Died, March 1, 1837, at Methley, in Leeds circuit, James, son of Joseph and Mary Worfolk.  His parents being united to our society, James was induced to attend our ministry regularly; by which means he was preserved from many of the habits to which persons who follow his employ, (viz. a coal miner,) are addicted.

In 1826 he entered into the marriage state with the daughter of a person who was a member of our society; and though neither James nor his wife met in class, they evidenced their attachment to the cause by taking in the preachers; and he was moral in his conduct, regularly attended the means, and used all his influence to further the cause.
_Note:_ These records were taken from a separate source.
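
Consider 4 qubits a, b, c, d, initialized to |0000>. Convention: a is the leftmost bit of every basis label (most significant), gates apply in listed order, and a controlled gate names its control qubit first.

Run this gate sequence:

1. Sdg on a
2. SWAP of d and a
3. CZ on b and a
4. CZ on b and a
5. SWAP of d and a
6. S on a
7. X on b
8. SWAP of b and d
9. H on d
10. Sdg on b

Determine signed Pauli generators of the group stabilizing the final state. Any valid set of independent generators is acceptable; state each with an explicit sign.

One valid set of independent stabilizer generators is -IIIX, +ZIII, +IZII, +IIZI (any independent generating set of the same group is equally correct).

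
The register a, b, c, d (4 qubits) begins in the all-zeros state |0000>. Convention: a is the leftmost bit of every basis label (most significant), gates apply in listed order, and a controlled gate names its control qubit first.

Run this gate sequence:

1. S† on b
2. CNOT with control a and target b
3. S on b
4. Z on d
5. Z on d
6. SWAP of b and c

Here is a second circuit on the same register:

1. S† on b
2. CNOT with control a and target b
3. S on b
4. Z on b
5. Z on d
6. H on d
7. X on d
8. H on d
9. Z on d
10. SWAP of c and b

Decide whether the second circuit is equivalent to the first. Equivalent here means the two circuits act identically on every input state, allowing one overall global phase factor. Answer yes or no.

No, they are not equivalent — no single phase factor reconciles the two unitaries.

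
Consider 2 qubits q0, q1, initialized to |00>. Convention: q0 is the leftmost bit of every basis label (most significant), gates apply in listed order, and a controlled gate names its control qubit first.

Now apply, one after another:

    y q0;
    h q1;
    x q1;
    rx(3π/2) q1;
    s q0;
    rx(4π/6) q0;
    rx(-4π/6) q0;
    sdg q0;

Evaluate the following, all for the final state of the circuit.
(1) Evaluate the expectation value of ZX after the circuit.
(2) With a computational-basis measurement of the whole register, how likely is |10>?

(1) In the final state, ZX has expectation -1. Key observation: gates 5-8 undo each other exactly, leaving only the rest of the circuit to track.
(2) A full measurement returns |10> with probability 1/2.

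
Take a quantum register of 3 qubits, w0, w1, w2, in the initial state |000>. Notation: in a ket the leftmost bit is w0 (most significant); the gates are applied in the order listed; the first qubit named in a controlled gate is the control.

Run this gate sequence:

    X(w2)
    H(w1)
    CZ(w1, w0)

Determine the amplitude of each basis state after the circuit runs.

The final amplitudes are sqrt(2)/2 on |001>, sqrt(2)/2 on |011>, and 0 on every other basis state.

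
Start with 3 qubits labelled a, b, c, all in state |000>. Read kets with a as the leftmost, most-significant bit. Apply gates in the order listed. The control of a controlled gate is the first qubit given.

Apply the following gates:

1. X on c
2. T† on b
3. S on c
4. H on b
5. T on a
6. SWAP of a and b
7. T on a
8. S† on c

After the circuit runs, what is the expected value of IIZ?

The observable IIZ averages to -1.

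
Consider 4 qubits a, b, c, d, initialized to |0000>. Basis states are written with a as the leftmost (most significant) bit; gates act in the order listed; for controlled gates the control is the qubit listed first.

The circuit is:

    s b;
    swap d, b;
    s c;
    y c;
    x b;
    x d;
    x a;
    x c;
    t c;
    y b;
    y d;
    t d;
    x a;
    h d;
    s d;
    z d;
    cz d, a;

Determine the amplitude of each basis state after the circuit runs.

After the circuit, the state carries amplitude -sqrt(2)*I/2 on |0000>, -sqrt(2)/2 on |0001>, and 0 on every other basis state.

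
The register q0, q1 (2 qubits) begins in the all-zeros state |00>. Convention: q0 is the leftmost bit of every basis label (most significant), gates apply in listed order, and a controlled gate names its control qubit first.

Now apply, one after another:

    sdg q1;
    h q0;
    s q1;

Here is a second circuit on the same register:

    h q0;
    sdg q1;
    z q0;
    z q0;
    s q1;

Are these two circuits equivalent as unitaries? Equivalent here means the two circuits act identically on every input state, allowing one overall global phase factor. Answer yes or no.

Yes, they are equivalent — the unitaries differ by at most a global phase.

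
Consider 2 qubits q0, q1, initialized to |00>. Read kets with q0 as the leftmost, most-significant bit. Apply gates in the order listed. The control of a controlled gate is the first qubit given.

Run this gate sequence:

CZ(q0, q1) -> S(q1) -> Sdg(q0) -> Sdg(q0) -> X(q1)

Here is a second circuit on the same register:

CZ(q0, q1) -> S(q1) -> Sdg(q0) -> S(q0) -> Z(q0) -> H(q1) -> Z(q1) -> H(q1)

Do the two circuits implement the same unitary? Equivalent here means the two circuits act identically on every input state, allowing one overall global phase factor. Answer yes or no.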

In 1833, the cholera visited Leeds and its vicinity; our brother saw its ravages, and was greatly appalled.  And one night it seized him in one of its dreadful forms, and he stood on the edge of eternity, unprepared to meet his God.  He was alarmed, and began to call on the Lord.  By judicious treatment, he was, through the Divine blessing, speedily restored.  And from that time he was earnest in seeking the pardon of his sins.  Wherever he was, or whatever he was doing, the cry of his heart was, “Lord, save me. O Lord, save me lest I perish.”  About that time our Sister D. Smith, (now Mrs. Bastow,) was appointed to preach at Methley; and as she was exhorting the sincere seeker to look to Jesus for present salvation, our brother believed, and received it.  After this he joined the society; and from that period to the day of his death he was a regular and consistent member.

We have a small chapel at Methley; and our brother, soon after he joined, set himself to amend its circumstances, by taking an active part in letting and re-letting the seats; and in this he was very successful.

About December, 1837, he was seized with a consumption.  He wished to recover on account of the church, his wife, and their infant offspring; but his heavenly Father determined otherwise: and at length our brother was enabled to give up all, and his latter end was very triumphant.

About an hour before his death, as his sorrowing relatives surrounded his bed, he looked steadily towards a particular part of the room; and as he gazed his eye gathered new lustre, and his features lit up with strong expression.  “Stay, mother,” he cried, “Stay, mother! Thomas and Anna, stay, stay but a little while, and I will be with you, for Jesus bids me come.”

His relatives asking what he had seen, he answered, “I have seen my mother, brother Thomas, and sister Anna.  They have been for me, and I shall not be long ere I go to them.”  Shortly after, he left this world for a better, aged thirty-nine years.

 

Primitive Methodist Magazine, 1838.  Pages 469-470.